9) Will enclosure color or coating affect IR-based limiting?

Yes. Different emissivity changes the apparent temperature. Run a one-time factory calibration with the final housing and store the offset in NVM so the IR reading maps to the real surface temperature.

10) Can I rely only on the internal NTC and skip the IR sensor?

You can, but you will lose control over the user-facing temperature.
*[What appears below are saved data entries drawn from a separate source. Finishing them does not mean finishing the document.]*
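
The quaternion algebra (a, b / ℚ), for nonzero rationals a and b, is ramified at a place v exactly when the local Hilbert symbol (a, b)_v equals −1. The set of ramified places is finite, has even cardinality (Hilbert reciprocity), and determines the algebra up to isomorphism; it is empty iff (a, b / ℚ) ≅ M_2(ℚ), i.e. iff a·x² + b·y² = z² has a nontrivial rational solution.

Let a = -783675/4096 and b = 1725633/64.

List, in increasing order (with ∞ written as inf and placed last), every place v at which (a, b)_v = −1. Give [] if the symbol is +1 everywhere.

(a, b) ≡ (-43, 3913) mod (ℚ^×)²; places V = {2, 3, 5, 7, 13, 43, ∞}.
(a,b)_7: α=0, u≡3; β=3, v≡5 (mod 7); (3|7)=-1, (5|7)=-1; sign (−1)^0·-1^3·-1^0 = -1.
(a,b)_13: α=0, u≡4; β=1, v≡2 (mod 13); (4|13)=+1, (2|13)=-1; sign (−1)^0·+1^1·-1^0 = +1.
(a,b)_43: α=1, u≡28; β=1, v≡19 (mod 43); (28|43)=-1, (19|43)=-1; sign (−1)^1·-1^1·-1^1 = -1.
(a,b)_∞: sgn(-43)=−, sgn(3913)=+, so +1.
(a,b)_5: α=2, u≡3; β=0, v≡2 (mod 5); (3|5)=-1, (2|5)=-1; sign (−1)^0·-1^0·-1^2 = +1.
(a,b)_2: α=-12, β=-6; u≡5, v≡1 (mod 8); ε(u)ε(v)=0·0, αω(v)=-12·0, βω(u)=-6·1; sum ≡ 0  ⇒  +1.
(a,b)_3: α=6, u≡2; β=2, v≡1 (mod 3); (2|3)=-1, (1|3)=+1; sign (−1)^0·-1^2·+1^6 = +1.
|Ram(-43, 3913)| = 2, even; anisotropic at {7, 43}.

[7, 43]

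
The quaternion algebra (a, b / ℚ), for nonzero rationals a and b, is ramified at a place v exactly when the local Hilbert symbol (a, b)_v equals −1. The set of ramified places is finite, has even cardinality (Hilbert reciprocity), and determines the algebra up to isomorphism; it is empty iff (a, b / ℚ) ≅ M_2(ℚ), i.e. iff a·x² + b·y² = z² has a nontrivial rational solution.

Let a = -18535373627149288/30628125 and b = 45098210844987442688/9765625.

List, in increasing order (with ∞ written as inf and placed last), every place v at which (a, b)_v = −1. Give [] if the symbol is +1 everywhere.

[5, 17]

(a, b) ≡ (-2210, 182) mod (ℚ^×)²; places V = {2, 3, 5, 7, 11, 13, 17, 23, ∞}.
(a,b)_13: α=5, u≡3; β=7, v≡12 (mod 13); (3|13)=+1, (12|13)=+1; sign (−1)^0·+1^7·+1^5 = +1.
(a,b)_7: α=4, u≡1; β=5, v≡5 (mod 7); (1|7)=+1, (5|7)=-1; sign (−1)^0·+1^5·-1^4 = +1.
(a,b)_3: α=-4, u≡1; β=0, v≡2 (mod 3); (1|3)=+1, (2|3)=-1; sign (−1)^0·+1^0·-1^-4 = +1.
(a,b)_∞: sgn(-2210)=−, sgn(182)=+, so +1.
(a,b)_5: α=-5, u≡2; β=-10, v≡3 (mod 5); (2|5)=-1, (3|5)=-1; sign (−1)^0·-1^-10·-1^-5 = -1.
(a,b)_11: α=-2, u≡9; β=0, v≡7 (mod 11); (9|11)=+1, (7|11)=-1; sign (−1)^0·+1^0·-1^-2 = +1.
(a,b)_2: α=3, β=9; u≡7, v≡3 (mod 8); ε(u)ε(v)=1·1, αω(v)=3·1, βω(u)=9·0; sum ≡ 0  ⇒  +1.
(a,b)_17: α=3, u≡5; β=4, v≡6 (mod 17); (5|17)=-1, (6|17)=-1; sign (−1)^0·-1^4·-1^3 = -1.
(a,b)_23: α=2, u≡11; β=0, v≡11 (mod 23); (11|23)=-1, (11|23)=-1; sign (−1)^0·-1^0·-1^2 = +1.
(-2210, 182 / ℚ) ramifies at {5, 17}: a division algebra.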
For wearables or in-vehicle hot cabins, IR-based skin limiting is the only way to guarantee comfort while keeping power as high as possible.

11) Which wireless RX events must the BMS / host always log?

At minimum: FOD abnormal, thermal zone B over, skin-temp over, alignment poor, and RX brown-out. Optionally also log “wired source overrode wireless.” These explain every derate to engineering and to purchasing.

12) How big should the fault/event buffer be?

8–16 entries in a ring buffer is enough. Store event ID + cause + power-at-that-time. Overwrite the oldest entries. Host can dump the buffer on boot or when a service tool connects.

13) Why do procurement and QA need access to these logs?

Because wireless RX behaviour depends on vendor sensing parameters. If a coil, shield or enclosure was swapped, the log will suddenly fill with FOD / alignment / skin-limit events. This proves it is a BOM change, not a design flaw.

14) Can the downstream charger IC be told to reduce current when wireless is present?

Yes. Select TI / ST / Microchip / NXP / Renesas charger ICs that accept I²C current-limit or power-notification writes. Then add a BOM note: “When wireless RX present, reduce battery charge current to <XXX mA>; keep VSYS.”

15) Is this wireless RX scheme valid for 2S–6S multi-cell chargers?

The entry logic (FOD → thermal → skin → available power → tell power-path) is valid. But multi-cell balancing, pack FET driving, and safety cutoffs must stay in the dedicated “Multi-Cell Charger Controller (2S–6S)” page to avoid content overlap.